McClue, like many first-generation students, didn’t know anything about financial aid and loans. Neither did her parents. But thankfully, she says, DCC offers many resources, which she continues to use as she navigates her academic and career path journey. She offers the following advice for other first-generation students.

“Get to know your academic advisor,” she said. “They can answer your questions, serve as a resource, let you know about scholarship and internship opportunities, and guide you. So, if you have a question, even if you think it’s silly but don’t know who to ask, they can point you in the right direction. If you’re having a problem, they can offer advice and help advocate for you.” 

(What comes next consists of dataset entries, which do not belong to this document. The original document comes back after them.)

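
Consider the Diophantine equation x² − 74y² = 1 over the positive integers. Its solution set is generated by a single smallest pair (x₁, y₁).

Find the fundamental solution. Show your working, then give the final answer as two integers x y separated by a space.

3699 430

√74 = [8; 1,1,1,1,16, …], period ℓ=5 (odd) → k=9
step 0: (8, 1)  from 8·(1,0) + (0,1)
…
step 5: (714, 83)  from 16·(43,5) + (26,3)
step 6: (757, 88)  from 1·(714,83) + (43,5)
…
step 8: (2228, 259)  from 1·(1471,171) + (757,88)
step 9: (3699, 430)  from 1·(2228,259) + (1471,171)
→ (3699, 430).  Check: 3699²=13682601, 74·430²=13682600, difference 1.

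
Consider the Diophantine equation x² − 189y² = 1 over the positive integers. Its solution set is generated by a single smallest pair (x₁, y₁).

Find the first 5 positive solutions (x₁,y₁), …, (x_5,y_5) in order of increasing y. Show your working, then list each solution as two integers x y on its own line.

55 4
6049 440
665335 48396
73180801 5323120
8049222775 585494804

[13; 1,2,1,26] for √189; ℓ=4 ⇒ convergent index 3
i=0: a=13 ⇒ p=13, q=1
…
i=2: a=2 ⇒ p=41, q=3
i=3: a=1 ⇒ p=55, q=4
(x₁, y₁) = (55, 4);  55² − 189·4² = 1 ✓
(55+4√189)^2 = 6049 + 440√189
(55+4√189)^3 = 665335 + 48396√189
(55+4√189)^4 = 73180801 + 5323120√189
(55+4√189)^5 = 8049222775 + 585494804√189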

Students should also take advantage of a professor’s office hours – even if it’s just to introduce themselves. “That introduction sets you apart from others,” said McClue. “And it shows your professor that you are invested in their class and willing to work. Office hours also give you time with your professor to work on areas you are struggling with.”

More words of encouragement come from Hannah Pedersen, who is pursuing elementary education studies.

"I have and always will be a fighter," she said. "I was born premature, weighing just one pound, four ounces and couldn't breathe properly so, the doctors had to put a tube down my throat. When they took it out, one of my vocal cords was paralyzed. But I am not letting my voice get in the way of my goal of getting a master's degree and becoming a teacher. Don't let anyone – or anything - get in the way of your dreams."

These are all great things to consider, says Carlo, adding a couple of ideas that first-generation students should add to their to-do lists.

“Get involved,” said Carlo. “Join a team, program, club, or student organization. Be proactive and seek out resources, including academic support and services designed for first-generation and first-year students. And always remember – you belong and deserve to be here!” 

To show support for McClue and other first-generation students, the DCC community is invited to stop by any of the following National First-Generation College Celebration activities and events: 

Monday, Nov. 8: First Gen Photo “Booth” in Drumlin cafeteria from 11 a.m. – 1 p.m. 

- First-generation students, staff, faculty, and friends will have an opportunity to take a photo at the photo station. Props and frames will add to the fun. Pictures will be emailed to participants and featured on the DCC TRiO Instagram page.  

Tuesday, Nov. 9: Persistence Panel – Student Stories in Bowne 122 from 3 p.m. – 4 p.m. 

- First-generation students will share their stories about how they have successfully persisted at DCC during the COVID-19 pandemic. The discussion will focus on how students have used their community cultural wealth to persist and overcome obstacles. 

Wednesday, Nov. 10: Building Social Capital & Networking: Zoom from 7 p.m. – 8 p.m. 

- First-generation students and alumni will join Joe Reilly, academic coach in ACT, in a remote workshop, highlighting the value of building relationships and creating connections.